ともかく、寛政時代あたりの浮世絵師、戯作者をとりまく江戸の物語の第一作。
初めて読んだのが3作目だったこともあって、やや不明点があったのを、これを読んでほぼ納得。
しかも、作者の高橋克彦さんは、浮世絵の造詣深く、美術館勤務の後、大学で美術史の教鞭をとりながらの研究者生活を経て、今まだ尚その存在が謎とされる写楽をモチーフにしたミステリー「写楽殺人事件」でデビューを飾るという経歴を持つ人。
主人公は、南町奉行所の同心にすえ、これは架空の人物ながら、浮世絵の深い知識をふんだんに使い、 歌麿、北斎とその版元主人である蔦屋重三郎に、火付け強盗改めの頭、鬼平こと長谷川平蔵まで、実在の人物を登場させ自在に操る。
これもミステリー仕立ての展開で、息もつかさぬ面白さ。
でもって、松平定信による恐怖政治にも近い倹約政策に翻弄される庶民生活史なるものまでも生き生きと描いた。
複線を深く、広くひろげて、これをどう収束させるのかとぎりぎり心配になるところを筆冴えてまとめたエンディング。
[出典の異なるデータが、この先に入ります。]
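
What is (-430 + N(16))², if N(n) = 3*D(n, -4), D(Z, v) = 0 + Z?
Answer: 145924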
私が江戸好きということを差し引いても面白すぎます。
これが残りあと一作かと思っていたら、なんと田沼意次の賄賂政治の時代にさかのぼって、さらに4作、5作も存在してた。こちらの主人公は、若き山東京伝と当時大御所の平賀源内。
うーん、しばらくは、江戸の浮世絵、洒落本の世界に嵌りまくりそうな勢いです。素敵!